The love affair–and I’m using that term loosely–between Ava Gardner and Frank Sinatra was doomed from the start. Both stars were emotionally immature with little impulse control. Both were alcoholics, and both had a history of affairs with equally unstable partners.
And so The Voice and The Shape plunged into a tsunami of a relationship and a six-year marriage (1951 – 1957) punctuated by unbridled passion, threats of suicide, and metronomic doses of violence.
In Autumn of 1949 Gardner and Sinatra, not yet lovers, were both guests at the Palm Springs home of producer Darryl F. Zanuck. The liquor flowed, and the two stars locked in on each other like missiles.
Ava Gardner as femme fatale Kitty Collins, in the film that lifted her to stardom, The Kiillers, 1946.In 1988, only two years before her death, Ava Gardner, living in semi-seclusion in London, unable to get work, and running dangerously low on funds, asked the late British author Peter Evans to ghostwrite her autobiography.
Deadpanned Gardner: “I either write the book or sell the jewels, and I’m kinda sentimental about the jewels.”
Only now, years after Ava and Evans’ death, has this frank memoir been published. Ava Gardner: The Secret Conversations is a sad and intimate book about the fate of a great Hollywood star. Born poor in rural North Carolina, Ava was given a Hollywood screen test thanks to a radiantly innocent photo of 18 year-old Ava displayed in a shop window.

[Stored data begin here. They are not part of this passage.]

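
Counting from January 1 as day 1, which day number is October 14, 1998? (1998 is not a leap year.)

Days in months before October: 31 + 28 + 31 + 30 + 31 + 30 + 31 + 31 + 30 = 273.
Plus 14 days into October → day 287.

287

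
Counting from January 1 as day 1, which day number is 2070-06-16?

167

Days in months before June: 31 + 28 + 31 + 30 + 31 = 151.
Plus 16 days into June → day 167.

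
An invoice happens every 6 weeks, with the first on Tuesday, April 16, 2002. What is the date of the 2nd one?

The 2nd occurrence is 1 interval after the first: 1 × 42 = 42 days after April 16, 2002.
April has 30 days — 14 days to the end of April leaves 28.
28 days into May → May 28, 2002.

May 28, 2002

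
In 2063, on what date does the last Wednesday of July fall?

July 2063 begins on a Sunday, so the first Wednesday is July 4 (3 days later).
July 2063 has 31 days. Adding weeks: 4, 11, 18, 25 — the last one ≤ 31 is the 25th.

2063-07-25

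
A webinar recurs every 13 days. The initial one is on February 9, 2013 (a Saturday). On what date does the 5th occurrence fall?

April 2, 2013

The 5th occurrence is 4 intervals after the first: 4 × 13 = 52 days after February 9, 2013.
February has 28 days — 19 days to the end of February leaves 33.
March has 31 days (2 left).
2 days into April → April 2, 2013.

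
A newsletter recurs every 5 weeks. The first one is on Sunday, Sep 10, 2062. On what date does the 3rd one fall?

The 3rd occurrence is 2 intervals after the first: 2 × 35 = 70 days after Sep 10, 2062.
Sep has 30 days — 20 days to the end of Sep leaves 50.
Oct has 31 days (19 left).
19 days into Nov → Nov 19, 2062.

Nov 19, 2062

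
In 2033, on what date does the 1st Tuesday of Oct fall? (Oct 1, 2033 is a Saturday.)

Oct 4, 2033

Oct 2033 begins on a Saturday, so the first Tuesday is Oct 4 (3 days later).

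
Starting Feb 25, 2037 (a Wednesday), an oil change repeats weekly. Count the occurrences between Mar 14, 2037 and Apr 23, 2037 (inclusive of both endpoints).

Occurrences land 7·i days after Feb 25, 2037 for i = 0, 1, 2, …
Mar 14, 2037 is 17 days after the start; 17 ÷ 7 = 2 remainder 3; since the remainder is 3, round up to i = 3. First occurrence in the window: #4 on Mar 18, 2037 (3×7 = 21 days in).
Apr 23, 2037 is 57 days after the start; 57 ÷ 7 = 8 remainder 1. Last occurrence in the window: #9 on Apr 22, 2037.
Occurrences #4 through #9: 6 in total.

6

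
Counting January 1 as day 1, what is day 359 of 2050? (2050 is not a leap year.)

December 25, 2050

January has 31 days (359 − 31 = 328 remain).
February has 28 days (328 − 28 = 300 remain).
March has 31 days (300 − 31 = 269 remain).
April has 30 days (269 − 30 = 239 remain).
May has 31 days (239 − 31 = 208 remain).
June has 30 days (208 − 30 = 178 remain).
July has 31 days (178 − 31 = 147 remain).
August has 31 days (147 − 31 = 116 remain).
September has 30 days (116 − 30 = 86 remain).
October has 31 days (86 − 31 = 55 remain).
November has 30 days (55 − 30 = 25 remain).
25 into December → December 25.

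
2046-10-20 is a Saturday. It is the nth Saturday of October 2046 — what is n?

Day 20 falls in week ⌈20/7⌉ of the month.
Days 1–7 hold the 1st Saturday, 8–14 the 2nd, 15–21 the 3rd, 22–28 the 4th, 29–31 the 5th.
20 is in the range for the 3rd.

3rd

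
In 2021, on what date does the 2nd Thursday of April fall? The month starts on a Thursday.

8 April 2021

April 2021 begins on a Thursday, so the first Thursday is April 1.
The 2nd Thursday is 1 weeks later: 1 + 7 = 8.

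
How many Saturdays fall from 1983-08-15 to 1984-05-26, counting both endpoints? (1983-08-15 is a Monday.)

1983-08-15 is a Monday; the first Saturday on or after it is 1983-08-20 (5 days later).
From 1983-08-20 to 1984-05-26: 11 + 30 + 31 + 30 + 31 + 31 + 29 + 31 + 30 + 26 = 280 days (rest of August, September, October, November, December, January, February, March, April, May).
280 ÷ 7 = 40 full weeks with remainder 0, so 40 more Saturdays after the first → 41.

41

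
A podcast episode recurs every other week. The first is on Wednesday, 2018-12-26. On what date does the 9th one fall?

The 9th occurrence is 8 intervals after the first: 8 × 14 = 112 days after 2018-12-26.
December has 31 days — 5 days to the end of December leaves 107.
January has 31 days (76 left).
February has 28 days (48 left).
March has 31 days (17 left).
17 days into April → 2019-04-17.

2019-04-17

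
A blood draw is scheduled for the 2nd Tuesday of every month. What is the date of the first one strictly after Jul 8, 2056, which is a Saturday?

Jul 2056 starts on a Saturday; its first Tuesday is the 4th, so the 2nd Tuesday is the 11th — Jul 11, 2056.
Jul 11, 2056 is after Jul 8, 2056, so that is the next one.

Jul 11, 2056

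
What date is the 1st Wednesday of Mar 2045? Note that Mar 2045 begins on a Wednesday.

Mar 1, 2045

Mar 2045 begins on a Wednesday, so the first Wednesday is Mar 1.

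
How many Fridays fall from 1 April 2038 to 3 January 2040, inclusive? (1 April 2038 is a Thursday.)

92

1 April 2038 is a Thursday; the first Friday on or after it is 2 April 2038 (1 day later).
From 2 April 2038 to 3 January 2040: 273 + 365 + 3 = 641 days (rest of 2038, 2039, to 3 January 2040 in 2040).
641 ÷ 7 = 91 full weeks with remainder 4, so 91 more Fridays after the first → 92.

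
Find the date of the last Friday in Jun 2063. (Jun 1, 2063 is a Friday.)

Jun 2063 begins on a Friday, so the first Friday is Jun 1.
Jun 2063 has 30 days. Adding weeks: 1, 8, 15, 22, 29 — the last one ≤ 30 is the 29th.

Jun 29, 2063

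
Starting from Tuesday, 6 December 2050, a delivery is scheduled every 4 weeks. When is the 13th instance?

The 13th occurrence is 12 intervals after the first: 12 × 28 = 336 days after 6 December 2050.
December has 31 days — 25 days to the end of December leaves 311.
January has 31 days (280 left).
February has 28 days (252 left).
March has 31 days (221 left).
April has 30 days (191 left).
May has 31 days (160 left).
June has 30 days (130 left).
July has 31 days (99 left).
August has 31 days (68 left).
September has 30 days (38 left).
October has 31 days (7 left).
7 days into November → 7 November 2051.

7 November 2051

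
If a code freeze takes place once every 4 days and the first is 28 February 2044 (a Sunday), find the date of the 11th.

8 April 2044

The 11th occurrence is 10 intervals after the first: 10 × 4 = 40 days after 28 February 2044.
February has 29 days — 1 day to the end of February leaves 39.
March has 31 days (8 left).
8 days into April → 8 April 2044.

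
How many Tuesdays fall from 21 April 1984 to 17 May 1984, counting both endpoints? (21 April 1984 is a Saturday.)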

After meeting with Ava in her London flat, Evans realized that the aging star was deeply conflicted about publishing an honest memoir. He also realized that she was a hopeless drunk. But the lure of working with one of Hollywood’s legendary stars trounced the author’s common sense. Already, in the preliminary stages, Gardner, drunk, depressed, and lonely, was calling Evans in the middle of the night, and rambling on, quite candidly, about the glorious, yet often sordid past. Evans, a solid, if sleep-deprived pro, faithfully recorded her reminiscences in a notebook he parked on his night stand.
Said Ava about her great rival, Elizabeth Taylor: “She was pretty. I was beautiful.”